Read on as we share tips, tricks and beautiful ways to display this oh-so-versatile collection of plants.
“When arranging succulents, look for different shapes, textures and sizes, as this helps keep the display interesting,” says Tammy Huynh of Yates.
While succulents come in a range of sizes, colours, shapes and also habits, a common characteristic is their water-storing, fleshy leaves, which help them to survive in drought conditions, both in the wild and indoors. “When it comes to watering succulents, less is more,” says Tammy Huynh of Yates.
“Give them a good drink (until the water runs out of the drainage holes) once a week.
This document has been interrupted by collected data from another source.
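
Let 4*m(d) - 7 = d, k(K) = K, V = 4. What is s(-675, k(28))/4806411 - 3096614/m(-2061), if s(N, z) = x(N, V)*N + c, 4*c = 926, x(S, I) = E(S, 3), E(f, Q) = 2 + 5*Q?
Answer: 59534375275267/9872368194 ≈ 6030.4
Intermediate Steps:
m(d) = 7/4 + d/4
x(S, I) = 17 (x(S, I) = 2 + 5*3 = 2 + 15 = 17)
c = 463/2 (c = (1/4)*926 = 463/2 ≈ 231.50)
s(N, z) = 463/2 + 17*N (s(N, z) = 17*N + 463/2 = 463/2 + 17*N)
s(-675, k(28))/4806411 - 3096614/m(-2061) = (463/2 + 17*(-675))/4806411 - 3096614/(7/4 + (1/4)*(-2061)) = (463/2 - 11475)*(1/4806411) - 3096614/(7/4 - 2061/4) = -22487/2*1/4806411 - 3096614/(-1027/2) = -22487/9612822 - 3096614*(-2/1027) = -22487/9612822 + 6193228/1027 = 59534375275267/9872368194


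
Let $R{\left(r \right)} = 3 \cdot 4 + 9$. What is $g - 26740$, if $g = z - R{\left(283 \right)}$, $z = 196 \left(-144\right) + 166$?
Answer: $-54819$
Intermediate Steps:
$z = -28058$ ($z = -28224 + 166 = -28058$)
$R{\left(r \right)} = 21$ ($R{\left(r \right)} = 12 + 9 = 21$)
$g = -28079$ ($g = -28058 - 21 = -28079$)
$g - 26740 = -28079 - 26740 = -54819$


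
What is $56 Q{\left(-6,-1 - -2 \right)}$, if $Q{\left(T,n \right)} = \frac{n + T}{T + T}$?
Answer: $\frac{70}{3} \approx 23.333$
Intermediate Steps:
$Q{\left(T,n \right)} = \frac{T + n}{2 T}$
$56 Q{\left(-6,-1 - -2 \right)} = 56 \frac{-6 - -1}{2 \left(-6\right)} = 56 \cdot \frac{1}{2} \left(- \frac{1}{6}\right) \left(-6 + \left(-1 + 2\right)\right) = 56 \cdot \frac{1}{2} \left(- \frac{1}{6}\right) \left(-6 + 1\right) = 56 \cdot \frac{1}{2} \left(- \frac{1}{6}\right) \left(-5\right) = 56 \cdot \frac{5}{12} = \frac{70}{3}$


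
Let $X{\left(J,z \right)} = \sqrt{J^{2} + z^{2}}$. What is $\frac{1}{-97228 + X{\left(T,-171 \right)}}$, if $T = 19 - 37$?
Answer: $- \frac{97228}{9453254419} - \frac{9 \sqrt{365}}{9453254419} \approx -1.0303 \cdot 10^{-5}$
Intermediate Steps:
$T = -18$ ($T = 19 - 37 = -18$)
$\frac{1}{-97228 + X{\left(T,-171 \right)}} = \frac{1}{-97228 + \sqrt{\left(-18\right)^{2} + \left(-171\right)^{2}}} = \frac{1}{-97228 + \sqrt{324 + 29241}} = \frac{1}{-97228 + \sqrt{29565}} = \frac{1}{-97228 + 9 \sqrt{365}}$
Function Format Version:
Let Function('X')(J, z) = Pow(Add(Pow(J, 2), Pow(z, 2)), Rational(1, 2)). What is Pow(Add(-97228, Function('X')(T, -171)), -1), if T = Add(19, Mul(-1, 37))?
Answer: Add(Rational(-97228, 9453254419), Mul(Rational(-9, 9453254419), Pow(365, Rational(1, 2)))) ≈ -1.0303e-5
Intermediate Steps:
T = -18 (T = Add(19, -37) = -18)
Pow(Add(-97228, Function('X')(T, -171)), -1) = Pow(Add(-97228, Pow(Add(Pow(-18, 2), Pow(-171, 2)), Rational(1, 2))), -1) = Pow(Add(-97228, Pow(Add(324, 29241), Rational(1, 2))), -1) = Pow(Add(-97228, Pow(29565, Rational(1, 2))), -1) = Pow(Add(-97228, Mul(9, Pow(365, Rational(1, 2)))), -1)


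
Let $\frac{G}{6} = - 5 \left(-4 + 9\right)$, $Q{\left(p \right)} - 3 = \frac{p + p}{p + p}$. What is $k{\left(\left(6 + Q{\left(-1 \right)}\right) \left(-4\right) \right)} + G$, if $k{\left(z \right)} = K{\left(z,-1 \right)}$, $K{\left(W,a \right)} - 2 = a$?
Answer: $-149$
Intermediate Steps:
$Q{\left(p \right)} = 4$ ($Q{\left(p \right)} = 3 + \frac{p + p}{p + p} = 3 + \frac{2 p}{2 p} = 3 + 2 p \frac{1}{2 p} = 3 + 1 = 4$)
$K{\left(W,a \right)} = 2 + a$
$G = -150$ ($G = 6 \left(- 5 \left(-4 + 9\right)\right) = 6 \left(\left(-5\right) 5\right) = 6 \left(-25\right) = -150$)
$k{\left(z \right)} = 1$ ($k{\left(z \right)} = 2 - 1 = 1$)
$k{\left(\left(6 + Q{\left(-1 \right)}\right) \left(-4\right) \right)} + G = 1 - 150 = -149$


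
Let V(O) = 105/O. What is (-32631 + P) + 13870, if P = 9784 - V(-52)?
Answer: -466699/52 ≈ -8975.0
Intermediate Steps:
P = 508873/52 (P = 9784 - 105/(-52) = 9784 - 105*(-1)/52 = 9784 - 1*(-105/52) = 9784 + 105/52 = 508873/52 ≈ 9786.0)
(-32631 + P) + 13870 = (-32631 + 508873/52) + 13870 = -1187939/52 + 13870 = -466699/52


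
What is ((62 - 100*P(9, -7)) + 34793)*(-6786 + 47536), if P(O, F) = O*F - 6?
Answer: 1701516250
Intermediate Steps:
P(O, F) = -6 + F*O (P(O, F) = F*O - 6 = -6 + F*O)
((62 - 100*P(9, -7)) + 34793)*(-6786 + 47536) = ((62 - 100*(-6 - 7*9)) + 34793)*(-6786 + 47536) = ((62 - 100*(-6 - 63)) + 34793)*40750 = ((62 - 100*(-69)) + 34793)*40750 = ((62 + 6900) + 34793)*40750 = (6962 + 34793)*40750 = 41755*40750 = 1701516250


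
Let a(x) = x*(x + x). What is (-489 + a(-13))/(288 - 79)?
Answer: -151/209 ≈ -0.72249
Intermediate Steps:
a(x) = 2*x**2 (a(x) = x*(2*x) = 2*x**2)
(-489 + a(-13))/(288 - 79) = (-489 + 2*(-13)**2)/(288 - 79) = (-489 + 2*169)/209 = (-489 + 338)*(1/209) = -151*1/209 = -151/209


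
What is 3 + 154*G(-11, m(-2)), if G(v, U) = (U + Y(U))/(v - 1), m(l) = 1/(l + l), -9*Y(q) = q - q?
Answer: 149/24 ≈ 6.2083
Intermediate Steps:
Y(q) = 0 (Y(q) = -(q - q)/9 = -⅑*0 = 0)
m(l) = 1/(2*l)
G(v, U) = U/(-1 + v) (G(v, U) = (U + 0)/(v - 1) = U/(-1 + v))
3 + 154*G(-11, m(-2)) = 3 + 154*(((½)/(-2))/(-1 - 11)) = 3 + 154*(((½)*(-½))/(-12)) = 3 + 154*(-¼*(-1/12)) = 3 + 154*(1/48) = 3 + 77/24 = 149/24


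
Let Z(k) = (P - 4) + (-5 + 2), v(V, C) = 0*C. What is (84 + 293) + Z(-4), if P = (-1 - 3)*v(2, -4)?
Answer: 370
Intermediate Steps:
v(V, C) = 0
P = 0 (P = (-1 - 3)*0 = -4*0 = 0)
Z(k) = -7 (Z(k) = (0 - 4) + (-5 + 2) = -4 - 3 = -7)
(84 + 293) + Z(-4) = (84 + 293) - 7 = 377 - 7 = 370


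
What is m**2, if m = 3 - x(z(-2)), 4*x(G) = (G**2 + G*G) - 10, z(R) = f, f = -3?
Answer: 1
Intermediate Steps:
z(R) = -3
x(G) = -5/2 + G**2/2 (x(G) = ((G**2 + G*G) - 10)/4 = ((G**2 + G**2) - 10)/4 = (2*G**2 - 10)/4 = (-10 + 2*G**2)/4 = -5/2 + G**2/2)
m = 1 (m = 3 - (-5/2 + (1/2)*(-3)**2) = 3 - (-5/2 + (1/2)*9) = 3 - (-5/2 + 9/2) = 3 - 1*2 = 3 - 2 = 1)
m**2 = 1**2 = 1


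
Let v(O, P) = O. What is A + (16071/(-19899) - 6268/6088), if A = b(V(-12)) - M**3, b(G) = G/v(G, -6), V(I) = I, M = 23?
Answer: -11167227271/917766 ≈ -12168.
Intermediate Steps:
b(G) = 1 (b(G) = G/G = 1)
A = -12166 (A = 1 - 1*23**3 = 1 - 1*12167 = 1 - 12167 = -12166)
A + (16071/(-19899) - 6268/6088) = -12166 + (16071/(-19899) - 6268/6088) = -12166 + (16071*(-1/19899) - 6268*1/6088) = -12166 + (-487/603 - 1567/1522) = -12166 - 1686115/917766 = -11167227271/917766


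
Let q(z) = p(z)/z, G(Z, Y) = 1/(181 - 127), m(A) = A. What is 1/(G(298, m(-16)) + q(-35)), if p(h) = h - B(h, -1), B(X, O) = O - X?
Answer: 1890/3761 ≈ 0.50253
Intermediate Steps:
p(h) = 1 + 2*h (p(h) = h - (-1 - h) = h + (1 + h) = 1 + 2*h)
G(Z, Y) = 1/54
q(z) = (1 + 2*z)/z
1/(G(298, m(-16)) + q(-35)) = 1/(1/54 + (2 + 1/(-35))) = 1/(1/54 + (2 - 1/35)) = 1/(1/54 + 69/35) = 1/(3761/1890) = 1890/3761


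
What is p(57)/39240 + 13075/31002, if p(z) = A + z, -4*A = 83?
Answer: 68558243/162202464 ≈ 0.42267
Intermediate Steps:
A = -83/4 (A = -¼*83 = -83/4 ≈ -20.750)
p(z) = -83/4 + z
p(57)/39240 + 13075/31002 = (-83/4 + 57)/39240 + 13075/31002 = (145/4)*(1/39240) + 13075*(1/31002) = 29/31392 + 13075/31002 = 68558243/162202464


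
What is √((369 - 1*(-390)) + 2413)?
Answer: 2*√793 ≈ 56.320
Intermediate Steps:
√((369 - 1*(-390)) + 2413) = √((369 + 390) + 2413) = √(759 + 2413) = √3172 = 2*√793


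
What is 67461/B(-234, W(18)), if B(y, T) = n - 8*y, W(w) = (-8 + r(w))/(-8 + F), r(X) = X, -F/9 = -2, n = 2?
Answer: 67461/1874 ≈ 35.998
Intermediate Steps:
F = 18 (F = -9*(-2) = 18)
W(w) = -⅘ + w/10 (W(w) = (-8 + w)/(-8 + 18) = (-8 + w)/10 = (-8 + w)*(⅒) = -⅘ + w/10)
B(y, T) = 2 - 8*y
67461/B(-234, W(18)) = 67461/(2 - 8*(-234)) = 67461/(2 + 1872) = 67461/1874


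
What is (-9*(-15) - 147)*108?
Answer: -1296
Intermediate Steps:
(-9*(-15) - 147)*108 = (135 - 147)*108 = -12*108 = -1296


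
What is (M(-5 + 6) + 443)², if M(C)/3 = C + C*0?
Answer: 198916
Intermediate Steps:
M(C) = 3*C (M(C) = 3*(C + C*0) = 3*(C + 0) = 3*C)
(M(-5 + 6) + 443)² = (3*(-5 + 6) + 443)² = (3*1 + 443)² = (3 + 443)² = 446² = 198916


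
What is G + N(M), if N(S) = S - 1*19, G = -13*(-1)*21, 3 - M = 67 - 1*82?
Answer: 272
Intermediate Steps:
M = 18 (M = 3 - (67 - 1*82) = 3 - (67 - 82) = 3 - 1*(-15) = 3 + 15 = 18)
G = 273 (G = 13*21 = 273)
N(S) = -19 + S (N(S) = S - 19 = -19 + S)
G + N(M) = 273 + (-19 + 18) = 273 - 1 = 272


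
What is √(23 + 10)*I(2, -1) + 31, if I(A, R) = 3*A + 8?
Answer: 31 + 14*√33 ≈ 111.42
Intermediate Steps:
I(A, R) = 8 + 3*A
√(23 + 10)*I(2, -1) + 31 = √(23 + 10)*(8 + 3*2) + 31 = √33*(8 + 6) + 31 = √33*14 + 31 = 14*√33 + 31 = 31 + 14*√33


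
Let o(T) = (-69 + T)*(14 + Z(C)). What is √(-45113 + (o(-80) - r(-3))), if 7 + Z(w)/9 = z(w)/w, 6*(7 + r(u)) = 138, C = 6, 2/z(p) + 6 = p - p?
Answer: I*√151014/2 ≈ 194.3*I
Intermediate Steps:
z(p) = -⅓ (z(p) = 2/(-6 + (p - p)) = 2/(-6 + 0) = 2/(-6) = 2*(-⅙) = -⅓)
r(u) = 16 (r(u) = -7 + (⅙)*138 = -7 + 23 = 16)
Z(w) = -63 - 3/w (Z(w) = -63 + 9*(-1/(3*w)) = -63 - 3/w)
o(T) = 6831/2 - 99*T/2 (o(T) = (-69 + T)*(14 + (-63 - 3/6)) = (-69 + T)*(14 + (-63 - 3*⅙)) = (-69 + T)*(14 + (-63 - ½)) = (-69 + T)*(14 - 127/2) = (-69 + T)*(-99/2) = 6831/2 - 99*T/2)
√(-45113 + (o(-80) - r(-3))) = √(-45113 + ((6831/2 - 99/2*(-80)) - 1*16)) = √(-45113 + ((6831/2 + 3960) - 16)) = √(-45113 + (14751/2 - 16)) = √(-45113 + 14719/2) = √(-75507/2) = I*√151014/2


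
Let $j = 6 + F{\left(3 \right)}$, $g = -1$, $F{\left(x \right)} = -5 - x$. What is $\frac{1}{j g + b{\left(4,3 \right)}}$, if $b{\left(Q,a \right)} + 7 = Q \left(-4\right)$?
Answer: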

If you forget, don’t fret – they’re likely to forgive you anyway!” Georgina Reid, founder of The Planthunter, suggests testing the potting mix before you wield the watering-can. “Stick your finger into the mix and if it’s moist, don’t water,” she advises.
Let there be light
Succulents and their close neighbours, cacti, love lots of light. “You need a really well-lit room and at least four hours of good sunlight hitting the plant,” says Matt Leacy. For sun-loving plants like crassula and echeveria (pictured opposite), a window sill with northern light is perfect, says Georgina. “But optimal position will really depend on the plant.”
More is more
“If your succulents are bursting out of their containers, repot,” says Tammy. “Propagation is easy,” adds Matt. “Take a cutting of your succulent and leave it in a dry area by a window with soft light. Wait for it to dry out a little. It should start to send out shoots within a couple of weeks. Once it has, plant it in a small pot using a good succulent mix.”
“If you’re not a fan of traditional succulents, consider types that take on a shrub-like form and provide colour. Crassula undulata and Kalanchoe ‘Silver Spoons’ are examples”Matt Leacy
Their compact form makes succulents a winner when contrasted with statement plants, such as this staghorn fern. Seek out containers of different shapes and sizes and pair with plants in proportion to retain visual harmony.